Creditors Unhappy Over ES Group

Creditors of the now defunct UK-based trucking and staging company ES Group are far from happy about the way it was split up and sold, claiming it was a “pre-pack” agreement that didn’t do them any favours.

The sales of the trucking and the stage-building divisions of ES were announced Feb. 25, a day after the parent company was put into administration with debts approaching £6 million.

At press time insolvency experts PKF were calculating the value of ES Group’s assets and liabilities and there was no indication of what percentage of its debt can be honoured. While creditors are left on tenterhooks, the two separate divisions of ES have risen phoenix-like from the ashes.

“It’s scandalous,” said one creditor who claims his firm is owed £759,000. He only spoke on condition of anonymity and said he was in talks with other creditors who are considering taking action.

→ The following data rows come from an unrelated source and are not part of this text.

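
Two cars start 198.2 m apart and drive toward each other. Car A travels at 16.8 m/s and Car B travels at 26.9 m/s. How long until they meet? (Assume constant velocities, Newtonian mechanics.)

Combined speed: v_combined = 16.8 + 26.9 = 43.7 m/s
Time to meet: t = d/v_combined = 198.2/43.7 = 4.54 s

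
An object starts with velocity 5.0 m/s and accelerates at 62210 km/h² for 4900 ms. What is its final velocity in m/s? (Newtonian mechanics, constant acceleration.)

a = 62210 km/h² × 7.716049382716049e-05 = 4.80015 m/s²
t = 4900 ms × 0.001 = 4.9 s
v = v₀ + a × t = 5.0 + 4.80015 × 4.9 = 28.52 m/s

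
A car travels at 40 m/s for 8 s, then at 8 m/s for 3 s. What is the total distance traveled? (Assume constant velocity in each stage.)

d₁ = v₁t₁ = 40 × 8 = 320 m
d₂ = v₂t₂ = 8 × 3 = 24 m
d_total = 320 + 24 = 344 m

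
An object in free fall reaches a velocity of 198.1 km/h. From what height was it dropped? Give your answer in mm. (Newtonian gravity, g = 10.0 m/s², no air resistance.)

v = 198.1 km/h × 0.2777777777777778 = 55.0278 m/s
h = v² / (2g) = 55.0278² / (2 × 10.0) = 151.403 m
h = 151.403 m / 0.001 = 151400 mm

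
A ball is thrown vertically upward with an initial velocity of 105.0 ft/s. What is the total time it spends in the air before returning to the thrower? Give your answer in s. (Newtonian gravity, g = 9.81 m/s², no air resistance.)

v₀ = 105.0 ft/s × 0.3048 = 32.004 m/s
t_total = 2 × v₀ / g = 2 × 32.004 / 9.81 = 6.525 s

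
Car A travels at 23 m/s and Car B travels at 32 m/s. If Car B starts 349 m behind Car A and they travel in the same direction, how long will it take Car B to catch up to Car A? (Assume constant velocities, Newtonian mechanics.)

Relative speed: v_rel = 32 - 23 = 9 m/s
Time to catch: t = d₀/v_rel = 349/9 = 38.78 s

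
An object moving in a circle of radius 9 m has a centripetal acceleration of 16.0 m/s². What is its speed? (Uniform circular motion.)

v = √(a_c × r) = √(16.0 × 9) = 12.0 m/s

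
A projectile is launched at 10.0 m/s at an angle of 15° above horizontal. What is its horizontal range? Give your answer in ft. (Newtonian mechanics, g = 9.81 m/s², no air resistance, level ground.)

R = v₀² × sin(2θ) / g = 10.0² × sin(2 × 15°) / 9.81 = 100.0 × 0.5 / 9.81 = 5.09684 m
R = 5.09684 m / 0.3048 = 16.72 ft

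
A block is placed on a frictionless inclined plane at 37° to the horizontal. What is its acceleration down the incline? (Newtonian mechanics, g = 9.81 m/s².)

a = g sin(θ) = 9.81 × sin(37°) = 9.81 × 0.6018 = 5.9 m/s²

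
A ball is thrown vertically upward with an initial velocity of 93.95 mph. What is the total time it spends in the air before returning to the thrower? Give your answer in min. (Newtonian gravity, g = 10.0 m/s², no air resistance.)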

“It’s too early to say who we are or what we’ll be doing, but we’ll be doing everything in our power,” he said.

He said the options included taking action against ES Group directors for the way they’ve conducted business and seeking a full explanation from the administrator. He claims many of those owed money feel PKF didn’t get the best value from ES when it came to disposing of its parts.

Graham Shaw of Show Stars, Dave Withey of Arena Group and Matt Wright of Rock-It Cargo have all admitted their companies are owed substantial amounts by ES Group but said it was too early to say what they’ll be doing about it.

Another of the main UK creditors is HSBC, which held a debenture – or “floating charge” – over ES Group.

The company took a big financial hit on a major project in Doha and wasn’t trading well enough to recover.

Withey, whose company was in a joint venture with ES mainly set up to secure Commonwealth and Olympic Games contracts, says the partnership is over and Arena Group will put in its own tenders for work relating to next year’s Olympics.

Steve Holgate from insolvency experts PKF says he’s not aware of any creditors’ revolt and the only correspondence he’s received from creditors was detailing how much they’re owed by ES.

On March 1 he and PKF colleagues Philip Long and Brian Hamblin sent a note to creditors explaining they’d been appointed administrators Feb. 24, the same day the sales took place, and detailing how ES had been split and sold.

ES directors, who were already receiving advice direct from corporate restructuring experts Begbies Traynor, had been canvassing for potential buyers for several weeks.

The PKF statement said the matter was resolved quickly so that the two parts of what was ES could be in place to meet tendering deadlines set by the Olympic Delivery Agency and the London Organising Committee Of The Olympic and Paralympic Games.

ES Group’s trucking business was sold to Suffolk-based Transam, which paid a so far undisclosed sum for 20 trucks, 30 trailers, and whatever goodwill the cash-strapped company still has.

“We put in a bid and I understand there were other bids,” Transam chief Mark Guterres explained. “I suppose we must have offered more than the others because our bid was successful.”

Del Roll and Ollie Kite, who have been running ES Group’s trucking, are moving to take up similar positions at Transam. Guteress said a total of eight ES staff will be moving to his company.

The staging and special projects business has gone to a new company called ES Global Ltd., which was incorporated Feb. 11, two weeks before ES Group was placed in administration.

ES Global is a consortium headed by Dubai-based Al Laith and the UK’s Serious Stages.

The directors are Tony Nobbs from Al Laith, former SGB Eventlink managing director Eugene O’Doherty, Shane Gerard from Atlantic Staging, and Serious chief Steven Corfield.

In 2002 Corfield’s Serious Structures tanked with debts of about £786,000.

The company’s voluntary liquidation caused controversy in the production and supply businesses when it was discovered the group’s assets were owned by parent company Serious Stages.

A third company called Serious Installations Ltd., which was set up in 2001 and mothballed until a month before Serious Structures went down, took on the role previously carried out by the bankrupt company.

A pre-pack agreement can enable a troubled company to negotiate the sale of its various businesses and then inform the administrator of the potential interest as it places itself in receivership.

Such pre-packed deals are legal but can also be annoying to creditors who don’t get anything near to what they’re owed, while those who ran the company that went into receivership move on to a similar job with the new company that bought part of it.

There have been examples of directors selling a cash-strapped company to relatives and then carry on running it for them.